By the editor
During a post-Iftar drive down one of the Sana’a’s main streets this past Thursday, a thick crowd was seen assembled before the gated entrance to a residence. At first sight, it appeared to be a protest staged by a portion of Sana’a’s marginalized population, a protest against some form of injustice.
After overcoming an initial hesitation to photograph the crowd, it soon became clear to the National Yemen that it was the act of waiting – not protest – that surrounded us.
Hundreds of men and women – clearly poor – and many with children in tow or with babies sheltered by blankets and cradled in arms stood or sat before a large metal gate which itself appeared to be waiting to open. A policeman, one of many who appeared to be waiting for some form of trouble to manifest itself, attempted to usher us away.
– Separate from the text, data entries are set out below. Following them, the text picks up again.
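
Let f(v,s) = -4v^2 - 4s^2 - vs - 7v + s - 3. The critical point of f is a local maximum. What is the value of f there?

∂f/∂v = -8v - s - 7 = 0 and ∂f/∂s = -v - 8s + 1 = 0, so (v, s) = (-19/21, 5/21).
The Hessian has f_{vv} = -8, f_{ss} = -8, f_{vs} = -1, giving D = 63 > 0 with f_{vv} < 0, so the point is a local maximum.
f(-19/21, 5/21) = 2/7.

2/7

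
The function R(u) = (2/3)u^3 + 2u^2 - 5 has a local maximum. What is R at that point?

-7/3

Critical points: R'(u) = 2u^2 + 4u vanishes at u = -2, 0.
R''(u) = 4u + 4. R''(-2) = -4 < 0 ⇒ local maximum; R''(0) = 4 > 0 ⇒ local minimum.
The local maximum is R(-2) = -7/3.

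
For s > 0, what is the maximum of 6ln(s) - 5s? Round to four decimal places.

P'(s) = 6/s − 5 = 0 gives s = 6/5.
P''(s) = -6/s², which is negative for s > 0, so this is a local maximum.
P(6/5) = 6·ln(6/5) - 6 ≈ -4.9061.

-4.9061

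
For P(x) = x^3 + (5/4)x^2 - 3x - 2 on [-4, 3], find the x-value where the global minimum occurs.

P'(x) = 3x^2 + (5/2)x - 3, which vanishes at x = -3/2 and x = 2/3.
Compare values at every candidate in [-4, 3]: P(-4) = -34, P(-3/2) = 31/16, P(2/3) = -85/27, P(3) = 109/4.
So the minimum is P(-4) = -34.

-4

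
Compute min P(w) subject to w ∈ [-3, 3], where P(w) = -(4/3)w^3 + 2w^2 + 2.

-16

Differentiating, P'(w) = -4w^2 + 4w; which vanishes at w = 0 and w = 1.
Evaluating at the critical points and endpoints: P(-3) = 56,  P(0) = 2,  P(1) = 8/3,  P(3) = -16.
So the minimum is P(3) = -16.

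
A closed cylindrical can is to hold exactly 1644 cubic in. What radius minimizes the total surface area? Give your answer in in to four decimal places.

With radius r and height h, πr²h = 1644 so h = 1644/(πr²), and S(r) = 2πr² + 2πrh = 2πr² + 2·1644/r.
S'(r) = 4πr − 2·1644/r² = 0 ⇒ r³ = 1644/(2π), so r ≈ 6.3960 and h = 2r ≈ 12.7920.
S''(r) = 4π + 4·1644/r³ > 0, so this is the minimum; S ≈ 771.1090.

6.3960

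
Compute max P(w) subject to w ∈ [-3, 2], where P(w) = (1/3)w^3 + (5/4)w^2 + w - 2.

23/3

P'(w) = w^2 + (5/2)w + 1, which vanishes at w = -2 and w = -1/2.
Evaluating at the critical points and endpoints: P(-3) = -11/4, P(-2) = -5/3, P(-1/2) = -107/48, P(2) = 23/3.
Hence the absolute maximum is 23/3 at w = 2.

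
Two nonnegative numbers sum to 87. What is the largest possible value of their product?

With x + y = 87, the product is P(x) = x(87 − x).
P'(x) = 87 − 2x = 0 gives x = 87/2; P'' = −2 < 0, so this is the maximum.
P = 87/2·87/2 = 7569/4.

7569/4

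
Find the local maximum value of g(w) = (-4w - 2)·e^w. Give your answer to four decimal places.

0.8925

g'(w) = (-4)·e^w + (-4w - 2)·1·e^w = (-4w - 6)·e^w. Since e^w > 0, the only critical point is w = -3/2.
g''(-3/2) has the same sign as -4 < 0, so this is a local maximum.
g(-3/2) = (4)·e^(-3/2) ≈ 0.8925.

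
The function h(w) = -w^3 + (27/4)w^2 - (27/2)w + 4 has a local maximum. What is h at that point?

-11/4

h'(w) = -3w^2 + (27/2)w - 27/2 = 0 at w = 3/2, 3.
Second-derivative test with h''(w) = -6w + 27/2: h''(3/2) = 9/2 > 0 ⇒ local minimum; h''(3) = -9/2 < 0 ⇒ local maximum.
Thus h has its local maximum at w = 3, with value -11/4.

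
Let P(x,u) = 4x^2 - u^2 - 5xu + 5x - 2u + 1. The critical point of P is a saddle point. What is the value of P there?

-18/41

∂P/∂x = 8x - 5u + 5 = 0 and ∂P/∂u = -5x - 2u - 2 = 0, so (x, u) = (-20/41, 9/41).
The Hessian has P_{xx} = 8, P_{uu} = -2, P_{xu} = -5, giving D = -41 < 0, so the point is a saddle point.
P(-20/41, 9/41) = -18/41.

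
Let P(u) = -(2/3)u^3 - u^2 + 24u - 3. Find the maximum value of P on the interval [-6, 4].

The derivative is -2u^2 - 2u + 24, which vanishes at u = -4 and u = 3.
Candidates: P(-6) = -39,  P(-4) = -217/3,  P(3) = 42,  P(4) = 103/3.
The maximum over the interval is 42, attained at u = 3.

42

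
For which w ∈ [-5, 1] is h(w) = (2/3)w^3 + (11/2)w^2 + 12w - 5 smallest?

-3/2

h'(w) = 2w^2 + 11w + 12, which vanishes at w = -4 and w = -3/2.
Candidates: h(-5) = -65/6, h(-4) = -23/3, h(-3/2) = -103/8, h(1) = 79/6.
So the minimum is h(-3/2) = -103/8.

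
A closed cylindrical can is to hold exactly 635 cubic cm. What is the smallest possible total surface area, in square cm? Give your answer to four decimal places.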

Almost immediately, a young man signaled to us from the gate – before warmly welcoming us onto the property itself. He turned out to be one of the sons of a businessman who, since deceased, years before had started an informal tradition – in the beginning, at least – of handing out cash to those in need during Ramadan. The father had passed away, but the sons were in the act of carrying on the tradition. While the sons warmly welcomed the National Yemen to stay and take photos, they were adamant – though again, warmly so – that their names not be printed or identities revealed.
Soon enough, with some amount of clamor and release, the gates were opened by soldiers and a steady stream of women and children poured onto the open area in front of the family home. One of the sons explained how a simple approach solved the problem of handing out money to such a large number of individuals in an organized way.
First the women and boys were ushered onto the property, and the gates shut behind them. One by one, the women would then pass through the house, each receiving an amount of cash before again exiting the property. Meanwhile, men waited outside the main gate for their turn to enter, and for the same process to be repeated.
From amongst the crowd of women and children, which had by then spread out in the large area in front of the home, a proud, nervy voice addressed National Yemen in English. Her name was Fatima Mohammed Al-Azzi, 10 years old and a 4th grade student at Raba’a Al-Adawiya School in Sana’a. While many women covered their faces and avoided the voice recorder, and while children her age or younger skittered in and out of view, Fatima, her eyes pressed forward, explained that she was her at the late businessman’s home for the second consecutive year, to receive money with which to help pay her family’s rent and buy clothes for Eid.
Her father had passed away, her mother was sick with heart disease, and her two sisters and one brother were all handicapped. After relating these difficulties, though, she said, “We come here during Ramadan, but we never beg on the streets.”
Fatima said she hadn’t run away from school and her classmates don’t run from her as a marginalized girl and they like her. She was talking and smiling to us. Happy to paint a broader picture than her present, somewhat hectic surroundings provided, she said that she was interested in continuing her education, that she had the ambition of becoming a doctor, and finally, that she had no interest in going to the United States.
While she said she wished to remain in her country, Fatima did complain about international NGOs, which work in the field of charity and aid, saying that she hadn’t seen anything from them and that such organizations never come out to see people living in poverty-stricken conditions. When asked whether she would return to the property again in the future, she said, “I don’t know.”
Confident as can be, yet a request for a photograph of her face was met with a defiant “no.”
With the area in front of his family home teeming with strangers, with many more waiting outside, one of the late businessman’s son’s told National Yemen, “This is charity, and we give it away. We don’t want to have our names printed, but we’re happy to have you here. Feel free to take as many photos as you want.”